I don’t know if it’s all mamas or if it just happens to be me, but whichever it is, I do know that I regularly have issues with my cell phone’s storage because of the number of pictures I take and then store in my phone’s photo app. While it is supposed to sync with my computer, both have shown a bit of lag time and I attribute some of that, maybe more, to the storage issues and the number of pictures I have. When we’re on vacation, when we take a simple family adventure, when we head out to explore local places, like art museums and the local nature center, I tend to take way more pictures than I will end up keeping. But, as with many things in my life, I like to keep my options open.

Because of this, many photos sit unviewed in my phone or my photo app, but, like the process of physically decluttering spaces in my home, when it comes time to delete a picture, actually put it in the app’s trash, I find it a challenging task. Perhaps this is because I have, in the past, lost some family photos when a previous laptop suddenly died, taking my photos with it.
Knowing this about myself, this photo hoarding tendency, I am trying to offload and even organize the photos I take. To be honest, it is a wee bit overwhelming at times because as you likely know most digital photos are assigned random names all beginning with the same letters and a string of numbers because another thing I am not so good at is titling any of the pictures I take. As you can probably imagine, this is a tedious process and definitely not nearly as much fun as admiring the photos themselves. Still, it is something I know I need to do.
But it’s also something I want to do.
As a storyteller, I believe that photos tell as much of a story as my words do. In fact, I love that they capture a single moment of our story when that shutter clicks and that moment becomes a memory. It becomes a story to be shared and recalled. A story remembered with joy. This is probably the real reason offloading and organizing my photos takes me longer than I think it will. As I browse through the plethora of pictures I’ve taken over the years, especially of our girls, I get lost in the stories they bring to mind. I am immediately transported back to moments in time, remembering the details around those moments and my organizing slows immensely.

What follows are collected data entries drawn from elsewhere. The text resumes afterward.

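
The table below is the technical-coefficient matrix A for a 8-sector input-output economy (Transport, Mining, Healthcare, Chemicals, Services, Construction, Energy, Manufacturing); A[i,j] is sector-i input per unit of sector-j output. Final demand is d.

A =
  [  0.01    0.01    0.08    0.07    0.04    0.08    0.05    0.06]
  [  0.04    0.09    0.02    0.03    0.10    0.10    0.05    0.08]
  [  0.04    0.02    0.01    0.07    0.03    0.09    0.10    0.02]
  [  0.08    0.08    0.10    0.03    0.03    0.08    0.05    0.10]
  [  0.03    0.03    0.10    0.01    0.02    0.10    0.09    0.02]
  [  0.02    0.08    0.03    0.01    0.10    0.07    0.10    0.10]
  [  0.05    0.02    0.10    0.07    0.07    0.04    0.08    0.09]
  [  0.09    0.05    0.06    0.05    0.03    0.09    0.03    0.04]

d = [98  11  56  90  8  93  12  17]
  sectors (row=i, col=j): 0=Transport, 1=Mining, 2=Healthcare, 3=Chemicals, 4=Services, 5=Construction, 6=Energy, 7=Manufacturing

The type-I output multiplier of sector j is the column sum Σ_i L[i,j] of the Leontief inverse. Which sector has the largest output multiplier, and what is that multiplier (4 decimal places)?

Form M = I − A:
  [  0.99   -0.01   -0.08   -0.07   -0.04   -0.08   -0.05   -0.06]
  [ -0.04    0.91   -0.02   -0.03   -0.10   -0.10   -0.05   -0.08]
  [ -0.04   -0.02    0.99   -0.07   -0.03   -0.09   -0.10   -0.02]
  [ -0.08   -0.08   -0.10    0.97   -0.03   -0.08   -0.05   -0.10]
  [ -0.03   -0.03   -0.10   -0.01    0.98   -0.10   -0.09   -0.02]
  [ -0.02   -0.08   -0.03   -0.01   -0.10    0.93   -0.10   -0.10]
  [ -0.05   -0.02   -0.10   -0.07   -0.07   -0.04    0.92   -0.09]
  [ -0.09   -0.05   -0.06   -0.05   -0.03   -0.09   -0.03    0.96]
Leontief inverse L = M⁻¹:
  [  1.0456    0.0463    0.1251    0.1013    0.0793    0.1393    0.1049    0.1084]
  [  0.0815    1.1384    0.0777    0.0659    0.1548    0.1780    0.1174    0.1412]
  [  0.0725    0.0553    1.0587    0.1003    0.0720    0.1446    0.1526    0.0725]
  [  0.1253    0.1281    0.1570    1.0750    0.0861    0.1625    0.1207    0.1638]
  [  0.0610    0.0635    0.1419    0.0434    1.0637    0.1570    0.1479    0.0690]
  [  0.0634    0.1252    0.0894    0.0486    0.1534    1.1461    0.1674    0.1596]
  [  0.0955    0.0620    0.1608    0.1133    0.1171    0.1165    1.1481    0.1485]
  [  0.1242    0.0894    0.1080    0.0846    0.0758    0.1558    0.0880    1.0940]
Total output x = L · d:
  x_0 = 1.0456·98 + 0.0463·11 + 0.1251·56 + 0.1013·90 + 0.0793·8 + 0.1393·93 + 0.1049·12 + 0.1084·17 = 135.7832
  x_1 = 0.0815·98 + 1.1384·11 + 0.0777·56 + 0.0659·90 + 0.1548·8 + 0.1780·93 + 0.1174·12 + 0.1412·17 = 52.3865
  x_2 = 0.0725·98 + 0.0553·11 + 1.0587·56 + 0.1003·90 + 0.0720·8 + 0.1446·93 + 0.1526·12 + 0.0725·17 = 93.1154
  x_3 = 0.1253·98 + 0.1281·11 + 0.1570·56 + 1.0750·90 + 0.0861·8 + 0.1625·93 + 0.1207·12 + 0.1638·17 = 139.2637
  x_4 = 0.0610·98 + 0.0635·11 + 0.1419·56 + 0.0434·90 + 1.0637·8 + 0.1570·93 + 0.1479·12 + 0.0690·17 = 44.5820
  x_5 = 0.0634·98 + 0.1252·11 + 0.0894·56 + 0.0486·90 + 0.1534·8 + 1.1461·93 + 0.1674·12 + 0.1596·17 = 129.5052
  x_6 = 0.0955·98 + 0.0620·11 + 0.1608·56 + 0.1133·90 + 0.1171·8 + 0.1165·93 + 1.1481·12 + 0.1485·17 = 57.3247
  x_7 = 0.1242·98 + 0.0894·11 + 0.1080·56 + 0.0846·90 + 0.0758·8 + 0.1558·93 + 0.0880·12 + 1.0940·17 = 61.5652
Output multipliers (column sums of L):
  Transport: 1.6689
  Mining: 1.7082
  Healthcare: 1.9184
  Chemicals: 1.6325
  Services: 1.8021
  Construction: 2.1998
  Energy: 2.0470
  Manufacturing: 1.9569

Construction (2.1998)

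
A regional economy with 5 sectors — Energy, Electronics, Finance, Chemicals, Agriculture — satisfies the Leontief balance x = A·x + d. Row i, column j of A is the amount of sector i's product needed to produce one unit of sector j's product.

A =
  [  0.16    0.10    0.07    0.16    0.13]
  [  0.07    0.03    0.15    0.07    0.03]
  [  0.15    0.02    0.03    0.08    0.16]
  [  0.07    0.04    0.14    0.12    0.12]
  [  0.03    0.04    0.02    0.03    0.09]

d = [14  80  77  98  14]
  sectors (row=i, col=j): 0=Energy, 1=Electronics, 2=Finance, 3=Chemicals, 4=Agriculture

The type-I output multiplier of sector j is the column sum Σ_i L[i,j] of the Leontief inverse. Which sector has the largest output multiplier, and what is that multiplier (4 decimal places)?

Agriculture (1.9390)

Form M = I − A:
  [  0.84   -0.10   -0.07   -0.16   -0.13]
  [ -0.07    0.97   -0.15   -0.07   -0.03]
  [ -0.15   -0.02    0.97   -0.08   -0.16]
  [ -0.07   -0.04   -0.14    0.88   -0.12]
  [ -0.03   -0.04   -0.02   -0.03    0.91]
Leontief inverse L = M⁻¹:
  [  1.2626    0.1546    0.1583    0.2647    0.2482]
  [  0.1377    1.0589    0.1947    0.1306    0.1060]
  [  0.2199    0.0613    1.0832    0.1516    0.2439]
  [  0.1495    0.0778    0.1998    1.1953    0.2167]
  [  0.0574    0.0556    0.0442    0.0572    1.1242]
Total output x = L · d:
  x_0 = 1.2626·14 + 0.1546·80 + 0.1583·77 + 0.2647·98 + 0.2482·14 = 71.6502
  x_1 = 0.1377·14 + 1.0589·80 + 0.1947·77 + 0.1306·98 + 0.1060·14 = 115.9132
  x_2 = 0.2199·14 + 0.0613·80 + 1.0832·77 + 0.1516·98 + 0.2439·14 = 109.6644
  x_3 = 0.1495·14 + 0.0778·80 + 0.1998·77 + 1.1953·98 + 0.2167·14 = 143.8687
  x_4 = 0.0574·14 + 0.0556·80 + 0.0442·77 + 0.0572·98 + 1.1242·14 = 29.9949
Output multipliers (column sums of L):
  Energy: 1.8271
  Electronics: 1.4081
  Finance: 1.6802
  Chemicals: 1.7994
  Agriculture: 1.9390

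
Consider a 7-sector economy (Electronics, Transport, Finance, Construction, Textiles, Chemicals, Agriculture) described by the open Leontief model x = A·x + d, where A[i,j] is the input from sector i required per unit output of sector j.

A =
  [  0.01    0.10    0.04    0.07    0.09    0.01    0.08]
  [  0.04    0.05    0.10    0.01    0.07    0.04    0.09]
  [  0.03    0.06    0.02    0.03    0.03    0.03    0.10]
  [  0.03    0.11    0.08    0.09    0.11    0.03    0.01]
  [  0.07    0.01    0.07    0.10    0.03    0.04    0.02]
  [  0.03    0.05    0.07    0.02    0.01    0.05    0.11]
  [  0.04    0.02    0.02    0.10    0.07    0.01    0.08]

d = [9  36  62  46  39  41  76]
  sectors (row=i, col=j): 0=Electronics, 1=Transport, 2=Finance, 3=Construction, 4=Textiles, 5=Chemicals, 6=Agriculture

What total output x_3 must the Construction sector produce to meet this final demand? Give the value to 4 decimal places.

78.3587

Form M = I − A:
  [  0.99   -0.10   -0.04   -0.07   -0.09   -0.01   -0.08]
  [ -0.04    0.95   -0.10   -0.01   -0.07   -0.04   -0.09]
  [ -0.03   -0.06    0.98   -0.03   -0.03   -0.03   -0.10]
  [ -0.03   -0.11   -0.08    0.91   -0.11   -0.03   -0.01]
  [ -0.07   -0.01   -0.07   -0.10    0.97   -0.04   -0.02]
  [ -0.03   -0.05   -0.07   -0.02   -0.01    0.95   -0.11]
  [ -0.04   -0.02   -0.02   -0.10   -0.07   -0.01    0.92]
Leontief inverse L = M⁻¹:
  [  1.0361    0.1324    0.0787    0.1117    0.1297    0.0292    0.1191]
  [  0.0636    1.0802    0.1311    0.0486    0.1038    0.0576    0.1351]
  [  0.0479    0.0839    1.0460    0.0612    0.0598    0.0429    0.1332]
  [  0.0590    0.1510    0.1263    1.1334    0.1534    0.0538    0.0557]
  [  0.0882    0.0466    0.1006    0.1349    1.0654    0.0558    0.0545]
  [  0.0488    0.0769    0.0961    0.0522    0.0408    1.0644    0.1509]
  [  0.0611    0.0519    0.0514    0.1413    0.1074    0.0251    1.1098]
Total output x = L · d:
  x_0 = 1.0361·9 + 0.1324·36 + 0.0787·62 + 0.1117·46 + 0.1297·39 + 0.0292·41 + 0.1191·76 = 39.4184
  x_1 = 0.0636·9 + 1.0802·36 + 0.1311·62 + 0.0486·46 + 0.1038·39 + 0.0576·41 + 0.1351·76 = 66.5015
  x_2 = 0.0479·9 + 0.0839·36 + 1.0460·62 + 0.0612·46 + 0.0598·39 + 0.0429·41 + 0.1332·76 = 85.3315
  x_3 = 0.0590·9 + 0.1510·36 + 0.1263·62 + 1.1334·46 + 0.1534·39 + 0.0538·41 + 0.0557·76 = 78.3587
  x_4 = 0.0882·9 + 0.0466·36 + 0.1006·62 + 0.1349·46 + 1.0654·39 + 0.0558·41 + 0.0545·76 = 62.8842
  x_5 = 0.0488·9 + 0.0769·36 + 0.0961·62 + 0.0522·46 + 0.0408·39 + 1.0644·41 + 0.1509·76 = 68.2739
  x_6 = 0.0611·9 + 0.0519·36 + 0.0514·62 + 0.1413·46 + 0.1074·39 + 0.0251·41 + 1.1098·76 = 101.6673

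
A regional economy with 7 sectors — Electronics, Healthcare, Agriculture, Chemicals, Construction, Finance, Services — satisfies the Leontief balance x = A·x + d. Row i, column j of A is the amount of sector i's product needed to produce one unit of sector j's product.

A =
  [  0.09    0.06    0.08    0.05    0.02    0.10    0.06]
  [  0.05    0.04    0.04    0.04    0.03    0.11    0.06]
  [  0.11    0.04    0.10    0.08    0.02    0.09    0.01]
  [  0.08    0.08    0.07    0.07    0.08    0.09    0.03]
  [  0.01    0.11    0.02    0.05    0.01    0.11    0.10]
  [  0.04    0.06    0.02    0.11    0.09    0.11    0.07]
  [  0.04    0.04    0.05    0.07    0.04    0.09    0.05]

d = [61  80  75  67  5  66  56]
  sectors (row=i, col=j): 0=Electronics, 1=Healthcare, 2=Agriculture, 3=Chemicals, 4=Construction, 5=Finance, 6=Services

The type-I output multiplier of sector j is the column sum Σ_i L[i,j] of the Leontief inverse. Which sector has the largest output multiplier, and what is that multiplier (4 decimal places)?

Form M = I − A:
  [  0.91   -0.06   -0.08   -0.05   -0.02   -0.10   -0.06]
  [ -0.05    0.96   -0.04   -0.04   -0.03   -0.11   -0.06]
  [ -0.11   -0.04    0.90   -0.08   -0.02   -0.09   -0.01]
  [ -0.08   -0.08   -0.07    0.93   -0.08   -0.09   -0.03]
  [ -0.01   -0.11   -0.02   -0.05    0.99   -0.11   -0.10]
  [ -0.04   -0.06   -0.02   -0.11   -0.09    0.89   -0.07]
  [ -0.04   -0.04   -0.05   -0.07   -0.04   -0.09    0.95]
Leontief inverse L = M⁻¹:
  [  1.1430    0.1083    0.1261    0.1096    0.0586    0.1834    0.1035]
  [  0.0889    1.0801    0.0736    0.0893    0.0633    0.1776    0.0972]
  [  0.1665    0.0894    1.1487    0.1390    0.0583    0.1724    0.0515]
  [  0.1340    0.1361    0.1172    1.1323    0.1204    0.1812    0.0801]
  [  0.0496    0.1512    0.0543    0.1024    1.0474    0.1838    0.1403]
  [  0.0891    0.1183    0.0632    0.1738    0.1348    1.2012    0.1219]
  [  0.0810    0.0823    0.0858    0.1199    0.0739    0.1592    1.0872]
Total output x = L · d:
  x_0 = 1.1430·61 + 0.1083·80 + 0.1261·75 + 0.1096·67 + 0.0586·5 + 0.1834·66 + 0.1035·56 = 113.3732
  x_1 = 0.0889·61 + 1.0801·80 + 0.0736·75 + 0.0893·67 + 0.0633·5 + 0.1776·66 + 0.0972·56 = 120.8147
  x_2 = 0.1665·61 + 0.0894·80 + 1.1487·75 + 0.1390·67 + 0.0583·5 + 0.1724·66 + 0.0515·56 = 127.3255
  x_3 = 0.1340·61 + 0.1361·80 + 0.1172·75 + 1.1323·67 + 0.1204·5 + 0.1812·66 + 0.0801·56 = 120.7615
  x_4 = 0.0496·61 + 0.1512·80 + 0.0543·75 + 0.1024·67 + 1.0474·5 + 0.1838·66 + 0.1403·56 = 51.2823
  x_5 = 0.0891·61 + 0.1183·80 + 0.0632·75 + 0.1738·67 + 0.1348·5 + 1.2012·66 + 0.1219·56 = 118.0585
  x_6 = 0.0810·61 + 0.0823·80 + 0.0858·75 + 0.1199·67 + 0.0739·5 + 0.1592·66 + 1.0872·56 = 97.7512
Output multipliers (column sums of L):
  Electronics: 1.7520
  Healthcare: 1.7658
  Agriculture: 1.6687
  Chemicals: 1.8664
  Construction: 1.5568
  Finance: 2.2586
  Services: 1.6816

Finance (2.2586)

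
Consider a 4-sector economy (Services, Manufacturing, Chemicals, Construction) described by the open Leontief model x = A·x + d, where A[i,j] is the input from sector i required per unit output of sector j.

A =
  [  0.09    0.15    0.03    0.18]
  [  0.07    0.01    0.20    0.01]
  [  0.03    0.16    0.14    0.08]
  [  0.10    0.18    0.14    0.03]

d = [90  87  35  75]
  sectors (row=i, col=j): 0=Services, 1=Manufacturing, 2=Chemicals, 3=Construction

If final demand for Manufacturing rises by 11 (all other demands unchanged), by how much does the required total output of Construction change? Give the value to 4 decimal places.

2.8338

Form M = I − A:
  [  0.91   -0.15   -0.03   -0.18]
  [ -0.07    0.99   -0.20   -0.01]
  [ -0.03   -0.16    0.86   -0.08]
  [ -0.10   -0.18   -0.14    0.97]
Leontief inverse L = M⁻¹:
  [  1.1462    0.2360    0.1317    0.2260]
  [  0.0970    1.0764    0.2620    0.0507]
  [  0.0717    0.2325    1.2385    0.1178]
  [  0.1465    0.2576    0.2409    1.0806]
Total output x = L · d:
  x_0 = 1.1462·90 + 0.2360·87 + 0.1317·35 + 0.2260·75 = 145.2547
  x_1 = 0.0970·90 + 1.0764·87 + 0.2620·35 + 0.0507·75 = 115.3440
  x_2 = 0.0717·90 + 0.2325·87 + 1.2385·35 + 0.1178·75 = 78.8594
  x_3 = 0.1465·90 + 0.2576·87 + 0.2409·35 + 1.0806·75 = 125.0801
Δx_3 = L[3,1] · Δd_1 = 0.2576 · 11 = 2.8338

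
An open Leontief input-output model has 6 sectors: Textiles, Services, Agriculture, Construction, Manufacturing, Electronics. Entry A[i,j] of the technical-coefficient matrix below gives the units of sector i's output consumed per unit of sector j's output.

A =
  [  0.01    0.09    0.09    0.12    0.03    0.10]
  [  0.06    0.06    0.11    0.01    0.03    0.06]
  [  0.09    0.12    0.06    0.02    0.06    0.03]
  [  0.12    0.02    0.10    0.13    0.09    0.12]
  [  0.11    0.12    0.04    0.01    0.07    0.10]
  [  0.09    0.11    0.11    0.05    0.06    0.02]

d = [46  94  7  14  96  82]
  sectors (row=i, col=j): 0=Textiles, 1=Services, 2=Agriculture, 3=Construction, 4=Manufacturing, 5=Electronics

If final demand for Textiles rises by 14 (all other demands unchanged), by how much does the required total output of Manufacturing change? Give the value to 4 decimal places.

Form M = I − A:
  [  0.99   -0.09   -0.09   -0.12   -0.03   -0.10]
  [ -0.06    0.94   -0.11   -0.01   -0.03   -0.06]
  [ -0.09   -0.12    0.94   -0.02   -0.06   -0.03]
  [ -0.12   -0.02   -0.10    0.87   -0.09   -0.12]
  [ -0.11   -0.12   -0.04   -0.01    0.93   -0.10]
  [ -0.09   -0.11   -0.11   -0.05   -0.06    0.98]
Leontief inverse L = M⁻¹:
  [  1.0760    0.1543    0.1594    0.1634    0.0756    0.1518]
  [  0.1012    1.1129    0.1573    0.0364    0.0589    0.0937]
  [  0.1354    0.1769    1.1156    0.0517    0.0919    0.0745]
  [  0.2034    0.1111    0.1890    1.1960    0.1507    0.1952]
  [  0.1640    0.1896    0.1079    0.0487    1.1081    0.1507]
  [  0.1458    0.1762    0.1738    0.0889    0.0994    1.0724]
Total output x = L · d:
  x_0 = 1.0760·46 + 0.1543·94 + 0.1594·7 + 0.1634·14 + 0.0756·96 + 0.1518·82 = 87.1068
  x_1 = 0.1012·46 + 1.1129·94 + 0.1573·7 + 0.0364·14 + 0.0589·96 + 0.0937·82 = 124.2166
  x_2 = 0.1354·46 + 0.1769·94 + 1.1156·7 + 0.0517·14 + 0.0919·96 + 0.0745·82 = 46.3198
  x_3 = 0.2034·46 + 0.1111·94 + 0.1890·7 + 1.1960·14 + 0.1507·96 + 0.1952·82 = 68.3361
  x_4 = 0.1640·46 + 0.1896·94 + 0.1079·7 + 0.0487·14 + 1.1081·96 + 0.1507·82 = 145.5323
  x_5 = 0.1458·46 + 0.1762·94 + 0.1738·7 + 0.0889·14 + 0.0994·96 + 1.0724·82 = 123.2116
Δx_4 = L[4,0] · Δd_0 = 0.1640 · 14 = 2.2962

2.2962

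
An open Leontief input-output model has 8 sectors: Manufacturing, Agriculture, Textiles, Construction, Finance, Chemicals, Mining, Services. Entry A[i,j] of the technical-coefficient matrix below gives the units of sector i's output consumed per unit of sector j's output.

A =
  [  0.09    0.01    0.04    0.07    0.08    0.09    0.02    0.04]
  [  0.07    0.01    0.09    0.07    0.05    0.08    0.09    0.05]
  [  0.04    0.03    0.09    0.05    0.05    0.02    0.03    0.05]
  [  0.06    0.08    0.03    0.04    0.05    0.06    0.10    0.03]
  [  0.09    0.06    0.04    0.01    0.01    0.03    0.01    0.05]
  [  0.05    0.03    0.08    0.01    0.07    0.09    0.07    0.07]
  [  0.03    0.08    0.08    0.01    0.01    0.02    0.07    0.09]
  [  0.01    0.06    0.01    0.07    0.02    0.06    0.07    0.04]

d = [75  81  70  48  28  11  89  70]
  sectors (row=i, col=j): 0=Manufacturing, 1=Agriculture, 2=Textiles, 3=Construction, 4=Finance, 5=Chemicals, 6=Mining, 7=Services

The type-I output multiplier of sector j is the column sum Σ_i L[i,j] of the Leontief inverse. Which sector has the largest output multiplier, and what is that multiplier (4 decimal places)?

Textiles (1.7832)

Form M = I − A:
  [  0.91   -0.01   -0.04   -0.07   -0.08   -0.09   -0.02   -0.04]
  [ -0.07    0.99   -0.09   -0.07   -0.05   -0.08   -0.09   -0.05]
  [ -0.04   -0.03    0.91   -0.05   -0.05   -0.02   -0.03   -0.05]
  [ -0.06   -0.08   -0.03    0.96   -0.05   -0.06   -0.10   -0.03]
  [ -0.09   -0.06   -0.04   -0.01    0.99   -0.03   -0.01   -0.05]
  [ -0.05   -0.03   -0.08   -0.01   -0.07    0.91   -0.07   -0.07]
  [ -0.03   -0.08   -0.08   -0.01   -0.01   -0.02    0.93   -0.09]
  [ -0.01   -0.06   -0.01   -0.07   -0.02   -0.06   -0.07    0.96]
Leontief inverse L = M⁻¹:
  [  1.1337    0.0424    0.0802    0.0988    0.1145    0.1343    0.0589    0.0780]
  [  0.1148    1.0498    0.1403    0.1029    0.0868    0.1258    0.1373    0.0966]
  [  0.0720    0.0569    1.1243    0.0758    0.0752    0.0510    0.0622    0.0803]
  [  0.1021    0.1141    0.0773    1.0702    0.0822    0.1031    0.1450    0.0731]
  [  0.1193    0.0785    0.0693    0.0354    1.0353    0.0625    0.0377    0.0758]
  [  0.0904    0.0644    0.1268    0.0402    0.1025    1.1322    0.1114    0.1133]
  [  0.0608    0.1086    0.1200    0.0403    0.0361    0.0547    1.1092    0.1256]
  [  0.0398    0.0885    0.0451    0.0925    0.0440    0.0934    0.1090    1.0725]
Total output x = L · d:
  x_0 = 1.1337·75 + 0.0424·81 + 0.0802·70 + 0.0988·48 + 0.1145·28 + 0.1343·11 + 0.0589·89 + 0.0780·70 = 114.1968
  x_1 = 0.1148·75 + 1.0498·81 + 0.1403·70 + 0.1029·48 + 0.0868·28 + 0.1258·11 + 0.1373·89 + 0.0966·70 = 131.2007
  x_2 = 0.0720·75 + 0.0569·81 + 1.1243·70 + 0.0758·48 + 0.0752·28 + 0.0510·11 + 0.0622·89 + 0.0803·70 = 106.1687
  x_3 = 0.1021·75 + 0.1141·81 + 0.0773·70 + 1.0702·48 + 0.0822·28 + 0.1031·11 + 0.1450·89 + 0.0731·70 = 95.1317
  x_4 = 0.1193·75 + 0.0785·81 + 0.0693·70 + 0.0354·48 + 1.0353·28 + 0.0625·11 + 0.0377·89 + 0.0758·70 = 60.1965
  x_5 = 0.0904·75 + 0.0644·81 + 0.1268·70 + 0.0402·48 + 0.1025·28 + 1.1322·11 + 0.1114·89 + 0.1133·70 = 55.9743
  x_6 = 0.0608·75 + 0.1086·81 + 0.1200·70 + 0.0403·48 + 0.0361·28 + 0.0547·11 + 1.1092·89 + 0.1256·70 = 132.8161
  x_7 = 0.0398·75 + 0.0885·81 + 0.0451·70 + 0.0925·48 + 0.0440·28 + 0.0934·11 + 0.1090·89 + 1.0725·70 = 104.7859
Output multipliers (column sums of L):
  Manufacturing: 1.7329
  Agriculture: 1.6032
  Textiles: 1.7832
  Construction: 1.5560
  Finance: 1.5765
  Chemicals: 1.7570
  Mining: 1.7708
  Services: 1.7151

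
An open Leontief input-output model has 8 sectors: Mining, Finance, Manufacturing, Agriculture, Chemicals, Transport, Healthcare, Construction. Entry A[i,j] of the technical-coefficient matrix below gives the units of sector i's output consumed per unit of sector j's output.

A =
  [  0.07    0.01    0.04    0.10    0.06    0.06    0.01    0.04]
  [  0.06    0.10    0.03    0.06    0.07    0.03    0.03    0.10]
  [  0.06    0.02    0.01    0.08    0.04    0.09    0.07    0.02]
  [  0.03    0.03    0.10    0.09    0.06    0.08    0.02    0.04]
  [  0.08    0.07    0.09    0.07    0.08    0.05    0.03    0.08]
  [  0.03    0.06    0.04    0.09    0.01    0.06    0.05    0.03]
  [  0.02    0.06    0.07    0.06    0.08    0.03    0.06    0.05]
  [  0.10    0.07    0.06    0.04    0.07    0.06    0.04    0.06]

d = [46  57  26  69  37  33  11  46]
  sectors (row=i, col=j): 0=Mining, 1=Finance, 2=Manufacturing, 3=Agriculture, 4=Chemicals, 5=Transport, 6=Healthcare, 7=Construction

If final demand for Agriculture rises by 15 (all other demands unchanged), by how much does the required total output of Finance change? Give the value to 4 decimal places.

1.8513

Form M = I − A:
  [  0.93   -0.01   -0.04   -0.10   -0.06   -0.06   -0.01   -0.04]
  [ -0.06    0.90   -0.03   -0.06   -0.07   -0.03   -0.03   -0.10]
  [ -0.06   -0.02    0.99   -0.08   -0.04   -0.09   -0.07   -0.02]
  [ -0.03   -0.03   -0.10    0.91   -0.06   -0.08   -0.02   -0.04]
  [ -0.08   -0.07   -0.09   -0.07    0.92   -0.05   -0.03   -0.08]
  [ -0.03   -0.06   -0.04   -0.09   -0.01    0.94   -0.05   -0.03]
  [ -0.02   -0.06   -0.07   -0.06   -0.08   -0.03    0.94   -0.05]
  [ -0.10   -0.07   -0.06   -0.04   -0.07   -0.06   -0.04    0.94]
Leontief inverse L = M⁻¹:
  [  1.1088    0.0420    0.0818    0.1552    0.0989    0.1042    0.0344    0.0736]
  [  0.1140    1.1490    0.0798    0.1234    0.1240    0.0802    0.0611    0.1504]
  [  0.0945    0.0543    1.0515    0.1340    0.0786    0.1305    0.0956    0.0538]
  [  0.0736    0.0687    0.1445    1.1520    0.1033    0.1309    0.0518    0.0783]
  [  0.1388    0.1201    0.1444    0.1445    1.1379    0.1099    0.0669    0.1318]
  [  0.0635    0.0940    0.0774    0.1400    0.0471    1.0992    0.0751    0.0634]
  [  0.0646    0.1020    0.1149    0.1172    0.1273    0.0758    1.0908    0.0923]
  [  0.1527    0.1157    0.1085    0.1080    0.1223    0.1125    0.0727    1.1074]
Total output x = L · d:
  x_0 = 1.1088·46 + 0.0420·57 + 0.0818·26 + 0.1552·69 + 0.0989·37 + 0.1042·33 + 0.0344·11 + 0.0736·46 = 77.0943
  x_1 = 0.1140·46 + 1.1490·57 + 0.0798·26 + 0.1234·69 + 0.1240·37 + 0.0802·33 + 0.0611·11 + 0.1504·46 = 96.1578
  x_2 = 0.0945·46 + 0.0543·57 + 1.0515·26 + 0.1340·69 + 0.0786·37 + 0.1305·33 + 0.0956·11 + 0.0538·46 = 54.7681
  x_3 = 0.0736·46 + 0.0687·57 + 0.1445·26 + 1.1520·69 + 0.1033·37 + 0.1309·33 + 0.0518·11 + 0.0783·46 = 102.8586
  x_4 = 0.1388·46 + 0.1201·57 + 0.1444·26 + 0.1445·69 + 1.1379·37 + 0.1099·33 + 0.0669·11 + 0.1318·46 = 79.4812
  x_5 = 0.0635·46 + 0.0940·57 + 0.0774·26 + 0.1400·69 + 0.0471·37 + 1.0992·33 + 0.0751·11 + 0.0634·46 = 61.7098
  x_6 = 0.0646·46 + 0.1020·57 + 0.1149·26 + 0.1172·69 + 0.1273·37 + 0.0758·33 + 1.0908·11 + 0.0923·46 = 43.3192
  x_7 = 0.1527·46 + 0.1157·57 + 0.1085·26 + 0.1080·69 + 0.1223·37 + 0.1125·33 + 0.0727·11 + 1.1074·46 = 83.8723
Δx_1 = L[1,3] · Δd_3 = 0.1234 · 15 = 1.8513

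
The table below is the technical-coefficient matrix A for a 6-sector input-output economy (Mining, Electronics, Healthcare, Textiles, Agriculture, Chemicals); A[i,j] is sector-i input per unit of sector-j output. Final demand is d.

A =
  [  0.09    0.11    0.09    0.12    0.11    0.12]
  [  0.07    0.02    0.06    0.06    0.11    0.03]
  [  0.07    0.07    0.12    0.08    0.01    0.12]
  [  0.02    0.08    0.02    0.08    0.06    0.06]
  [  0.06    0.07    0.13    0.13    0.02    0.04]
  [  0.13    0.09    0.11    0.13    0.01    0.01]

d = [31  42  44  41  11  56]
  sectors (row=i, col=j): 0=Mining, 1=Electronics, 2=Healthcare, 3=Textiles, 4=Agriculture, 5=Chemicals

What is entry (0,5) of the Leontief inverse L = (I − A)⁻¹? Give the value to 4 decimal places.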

I don’t know if you’ve heard the news that MTV is going off the air at the end of this year, and I don’t know if that matters to you or not. Honestly, I haven’t watched MTV in a l-o-n-g time myself. However, I was a teenager when the music video channel first launched back in 1981 and I remember anticipating many a music video from the likes of Michael Jackson, Aerosmith, Guns N’ Roses, Phil Collins, and Madonna. My music taste was always eclectic, and I was a big fan of Madonna’s music videos on MTV, including Vogue, and the opening words echo around my mind whenever I’m taking a picture of the people in my life—strike a pose (I’m pretty sure that song was an influence for a Madonna-inspired costume when hanging out with two of my best friends when I was in graduate school in their hometown of Salem, Massachusetts).

Last night, while working on this process, I came across a picture of our girls when they were still in their single-digit era. Those two could—and still can—strike a pose. Their pose, their energy, their smiles, reminded me of a more recent photo I snapped of the two of them and I realized that despite how much they’ve changed, they have also remained the same in some ways. Their smiles still radiate joy and bring a light to their eyes. But even more, it was their poses that struck me as incredibly familiar through these many years. In my oldest, she has one hand with just a hint of sass and flair, pointing just slightly away from her body and on leg slightly out to the side, toe with a hint of a point to it. In my youngest, she has a hint of impishness in her smile and her eyes and she almost always still brings a hand under her chin or some other model-like gesture, striking a familiar pose that I’ve tracked through the years.
I love the stories these pictures tell. I love that I have a ridiculous number of photos of these two remarkable young women. I love that I can sit and get lost in the memories those photos have captured and that those pictures remind me of the best parts of my girls and of our shared moments. Of this shared life in all of its wonder and delight and struggle and mess. Because, as I keep telling my teenagers, life, like people, is messy and complicated, and it’s also not all one thing or some other thing.
I see them right now facing challenges and questioning life’s difficulties and I remind them often that they are not alone and that they will find their way. We all do. And I will be the whisper of encouragement they hear. I will be the voice of truth that overrides the lies and the anxiety. Every one of the pictures I have of them tells a remarkable story, and that story is only really getting into the best parts.